We would meet again. And next time, there might not be enough guards to stop me.

The heavy wooden doors finally closed with an echoing boom. The throne room was empty except for my family, Aurion, and a few guards stationed at the walls.

The silence was deafening after all that chaos. I could hear my own heartbeat, still racing and ready for a fight that was no longer coming. I sagged slightly, exhaustion crashing over me, trembling. Adrenaline and rage made my body feel like it belonged to someone else.

“I almost killed him,” I said, looking at Wen. My voice was unsteady. “That man from Ebonvale. I almost ripped his throat out. In front of everyone. In front of our son. I almost...”

“I would have helped,” she said simply, cradling Killian against her chest.

“I lost control.”

“He threatened our son. You’re allowed to lose control.”

“I am king. I cannot afford to...”

“You’re also a father.” She crossed to me quickly, her free hand finding my arm. The contact grounded me, pulled me back from the edge. “Father comes first. Always.”

I pulled her close, breathing her in, Killian sandwiched between us. He seemed calmer, one of his ears pressed against Wen’s heart. Wen smelled like safety, like everything I was fighting to protect.

“What are we going to do?” I murmured against her hair.

“I don’t know. But we’ll figure it out together.”

My pup looked so small and fragile in her arms. So completely overwhelmed by a world that had just become terrifying in ways he couldn’t understand.

“I didn’t know,” Killian’s voice was barely audible. “I didn’t know I could do those things. I didn’t mean to.”

“We know, sweetheart,” Wen said softly. “We didn’t know either.”

“You did nothing wrong, pup,” I told him, caressing his hair. “Nothing.”

“But everyone’s mad at me.”

“Not at you,” Wen insisted. “Never at you.”

The doors opened again and we all tensed. But it was just Sorcha, looking worried and out of breath.

“What in the gods happened out there?” she demanded, then saw Killian’s tear-stained face. Her expression softened at once. “Oh, my sweet boy.”

“He has powers we did not know about,” I said, my voice rough from shouting.

Sorcha looked between us, confused. “Powers? But he is wolf, not witch. Wolves don’t have magic.”

“We don’t understand it either,” Wen said. “We thought he could only shift his ears and claws partially. This was... we had no idea.”

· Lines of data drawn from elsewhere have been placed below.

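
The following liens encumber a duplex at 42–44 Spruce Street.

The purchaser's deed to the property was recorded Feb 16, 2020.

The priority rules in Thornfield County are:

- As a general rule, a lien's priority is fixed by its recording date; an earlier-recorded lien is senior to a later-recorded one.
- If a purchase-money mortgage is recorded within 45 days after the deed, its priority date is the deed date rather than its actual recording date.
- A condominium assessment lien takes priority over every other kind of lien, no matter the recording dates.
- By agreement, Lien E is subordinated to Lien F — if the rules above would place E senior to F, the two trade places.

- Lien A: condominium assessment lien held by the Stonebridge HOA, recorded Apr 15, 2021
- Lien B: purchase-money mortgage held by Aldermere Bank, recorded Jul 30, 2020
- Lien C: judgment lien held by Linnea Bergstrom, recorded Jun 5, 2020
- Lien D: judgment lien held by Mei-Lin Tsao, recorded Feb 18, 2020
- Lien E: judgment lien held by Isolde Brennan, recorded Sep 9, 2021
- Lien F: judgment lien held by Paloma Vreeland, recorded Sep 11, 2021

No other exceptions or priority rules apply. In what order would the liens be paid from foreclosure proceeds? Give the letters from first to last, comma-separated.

A, D, C, B, F, E

First, effective dates: B missed the 45-day window (165 days after the deed), so its recording date stands.
A is a condominium assessment lien, so it outranks all other liens regardless of date.
Among the remaining liens, by effective date: D (Feb 18, 2020), C (Jun 5, 2020), B (Jul 30, 2020), E (Sep 9, 2021), F (Sep 11, 2021).
E would otherwise be senior to F, so under the subordination agreement E and F exchange positions.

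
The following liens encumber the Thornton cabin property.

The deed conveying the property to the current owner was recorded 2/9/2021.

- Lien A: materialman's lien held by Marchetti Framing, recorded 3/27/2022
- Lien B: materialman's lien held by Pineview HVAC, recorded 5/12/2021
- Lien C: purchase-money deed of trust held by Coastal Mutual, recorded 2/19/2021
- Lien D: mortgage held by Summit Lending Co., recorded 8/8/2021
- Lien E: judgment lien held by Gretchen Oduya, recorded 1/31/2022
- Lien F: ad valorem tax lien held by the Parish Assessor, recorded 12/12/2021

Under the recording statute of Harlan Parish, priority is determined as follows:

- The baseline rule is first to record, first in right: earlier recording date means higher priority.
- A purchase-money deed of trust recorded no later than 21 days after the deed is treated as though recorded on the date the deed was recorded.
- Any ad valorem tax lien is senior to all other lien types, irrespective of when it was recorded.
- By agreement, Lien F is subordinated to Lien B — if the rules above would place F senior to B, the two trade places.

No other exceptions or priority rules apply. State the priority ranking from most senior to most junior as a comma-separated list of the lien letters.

B, C, F, D, E, A

First, effective dates: C relates back to the deed date 2/9/2021.
F is an ad valorem tax lien, so it outranks all other liens regardless of date.
Remaining liens by effective date: C (2/9/2021), B (5/12/2021), D (8/8/2021), E (1/31/2022), A (3/27/2022).
Because F would otherwise rank above B, the subordination swaps them.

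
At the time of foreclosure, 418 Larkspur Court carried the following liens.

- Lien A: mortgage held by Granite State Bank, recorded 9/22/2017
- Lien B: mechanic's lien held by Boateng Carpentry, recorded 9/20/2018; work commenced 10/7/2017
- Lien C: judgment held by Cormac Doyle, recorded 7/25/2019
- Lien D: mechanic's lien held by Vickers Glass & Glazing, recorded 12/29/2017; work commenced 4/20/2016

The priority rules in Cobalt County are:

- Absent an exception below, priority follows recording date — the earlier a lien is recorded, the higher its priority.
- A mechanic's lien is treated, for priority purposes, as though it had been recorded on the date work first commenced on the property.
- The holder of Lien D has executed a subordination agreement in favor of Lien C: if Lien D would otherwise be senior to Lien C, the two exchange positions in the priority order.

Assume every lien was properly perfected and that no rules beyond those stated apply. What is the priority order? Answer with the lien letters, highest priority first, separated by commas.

Effective dates after the stated exceptions: B is treated as recorded 10/7/2017, the work-commencement date; D relates back to 4/20/2016 (work commenced).
By effective date: D (4/20/2016), A (9/22/2017), B (10/7/2017), C (7/25/2019).
Because D would otherwise rank above C, the subordination swaps them.

C, A, B, D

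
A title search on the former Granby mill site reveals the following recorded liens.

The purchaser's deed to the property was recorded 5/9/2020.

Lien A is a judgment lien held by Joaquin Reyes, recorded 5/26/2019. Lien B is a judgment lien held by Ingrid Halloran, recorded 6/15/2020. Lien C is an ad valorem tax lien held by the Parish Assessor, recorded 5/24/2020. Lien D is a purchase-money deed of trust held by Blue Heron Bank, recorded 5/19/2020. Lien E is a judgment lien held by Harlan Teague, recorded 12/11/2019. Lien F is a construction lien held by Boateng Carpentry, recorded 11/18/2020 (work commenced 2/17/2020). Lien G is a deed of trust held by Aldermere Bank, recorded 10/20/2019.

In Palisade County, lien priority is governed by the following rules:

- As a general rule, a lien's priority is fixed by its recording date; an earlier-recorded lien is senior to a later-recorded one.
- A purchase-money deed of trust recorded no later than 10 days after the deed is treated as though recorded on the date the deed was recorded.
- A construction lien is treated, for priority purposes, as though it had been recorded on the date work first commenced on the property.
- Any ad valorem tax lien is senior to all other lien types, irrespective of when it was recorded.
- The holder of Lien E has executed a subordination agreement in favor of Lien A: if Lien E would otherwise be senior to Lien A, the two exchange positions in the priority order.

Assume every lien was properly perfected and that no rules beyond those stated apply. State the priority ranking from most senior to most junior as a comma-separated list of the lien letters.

C, A, G, E, F, D, B

Effective dates: D's effective date is the deed date, 5/9/2020; F's effective date is 2/17/2020, when work began.
C is an ad valorem tax lien and takes priority over every other lien.
The other liens, earliest effective date first: A (5/26/2019), G (10/20/2019), E (12/11/2019), F (2/17/2020), D (5/9/2020), B (6/15/2020).
Since E is not senior to A, the subordination leaves the order unchanged.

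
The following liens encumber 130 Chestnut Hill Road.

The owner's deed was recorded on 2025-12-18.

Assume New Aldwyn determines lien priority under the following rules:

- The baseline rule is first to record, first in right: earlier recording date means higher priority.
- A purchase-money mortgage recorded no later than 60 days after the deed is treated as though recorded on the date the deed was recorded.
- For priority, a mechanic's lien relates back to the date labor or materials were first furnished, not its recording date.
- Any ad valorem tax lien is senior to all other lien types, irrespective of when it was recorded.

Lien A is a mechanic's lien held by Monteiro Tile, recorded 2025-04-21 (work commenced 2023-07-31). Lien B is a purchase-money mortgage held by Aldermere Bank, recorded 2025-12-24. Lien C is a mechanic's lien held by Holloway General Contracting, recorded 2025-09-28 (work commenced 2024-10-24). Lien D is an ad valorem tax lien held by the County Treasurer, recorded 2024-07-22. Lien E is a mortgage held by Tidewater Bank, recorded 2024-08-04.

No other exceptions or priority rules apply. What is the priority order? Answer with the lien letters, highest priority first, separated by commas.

D, A, E, C, B

Adjusting effective dates: A's effective date is 2023-07-31, when work began; B relates back to the deed date 2025-12-18; C relates back to 2024-10-24 (work commenced).
D, as an ad valorem tax lien, has superpriority and ranks first.
Ordering the rest by effective date: A (2023-07-31), E (2024-08-04), C (2024-10-24), B (2025-12-18).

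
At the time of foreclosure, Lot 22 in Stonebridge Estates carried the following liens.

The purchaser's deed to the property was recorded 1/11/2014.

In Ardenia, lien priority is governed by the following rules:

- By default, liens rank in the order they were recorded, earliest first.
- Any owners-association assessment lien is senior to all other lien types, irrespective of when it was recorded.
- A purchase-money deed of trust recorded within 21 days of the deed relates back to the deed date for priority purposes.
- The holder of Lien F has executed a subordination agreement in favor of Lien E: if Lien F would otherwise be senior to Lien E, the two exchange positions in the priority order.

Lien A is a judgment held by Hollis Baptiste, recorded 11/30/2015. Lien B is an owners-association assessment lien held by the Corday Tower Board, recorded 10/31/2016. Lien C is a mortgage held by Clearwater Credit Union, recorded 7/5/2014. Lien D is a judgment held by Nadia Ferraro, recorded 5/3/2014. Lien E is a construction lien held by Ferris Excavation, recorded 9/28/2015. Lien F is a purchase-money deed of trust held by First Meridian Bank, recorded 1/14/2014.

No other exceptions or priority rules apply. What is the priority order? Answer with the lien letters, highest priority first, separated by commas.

B, E, D, C, F, A

First, effective dates: F was recorded within the 21-day window, so its effective date is the deed date 1/11/2014.
B is an owners-association assessment lien and takes priority over every other lien.
Among the remaining liens, by effective date: F (1/11/2014), D (5/3/2014), C (7/5/2014), E (9/28/2015), A (11/30/2015).
F is senior to E before the subordination, so the two trade places.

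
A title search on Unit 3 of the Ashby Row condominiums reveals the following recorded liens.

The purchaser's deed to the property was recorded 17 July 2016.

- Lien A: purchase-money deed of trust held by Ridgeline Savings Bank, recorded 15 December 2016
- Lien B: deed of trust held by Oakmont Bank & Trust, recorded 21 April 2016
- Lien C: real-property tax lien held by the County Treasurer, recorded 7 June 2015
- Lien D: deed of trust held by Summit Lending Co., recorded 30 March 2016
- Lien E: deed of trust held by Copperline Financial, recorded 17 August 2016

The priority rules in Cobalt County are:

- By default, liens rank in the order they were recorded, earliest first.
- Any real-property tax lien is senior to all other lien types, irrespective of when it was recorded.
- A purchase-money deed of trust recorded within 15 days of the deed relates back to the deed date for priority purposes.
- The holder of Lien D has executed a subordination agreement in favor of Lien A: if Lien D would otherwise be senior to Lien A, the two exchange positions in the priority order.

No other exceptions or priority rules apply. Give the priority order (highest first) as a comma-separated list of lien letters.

First, effective dates: A missed the 15-day window (151 days after the deed), so its recording date stands.
C is a real-property tax lien, so it outranks all other liens regardless of date.
Remaining liens by effective date: D (30 March 2016), B (21 April 2016), E (17 August 2016), A (15 December 2016).
Because D would otherwise rank above A, the subordination swaps them.

C, A, B, E, D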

I ran a hand through my hair. “This was as much a surprise to us as it was to everyone else.”

Sorcha’s expression turned fierce. “That child needs rest and safety. Not interrogation from terrified nobles.”

Daphne, who’d been quietly standing in the corner looking shell-shocked, finally spoke. “Agreed. Get him to bed. Away from all this.”

“I’ll prepare his room,” Sorcha said, already moving toward the door.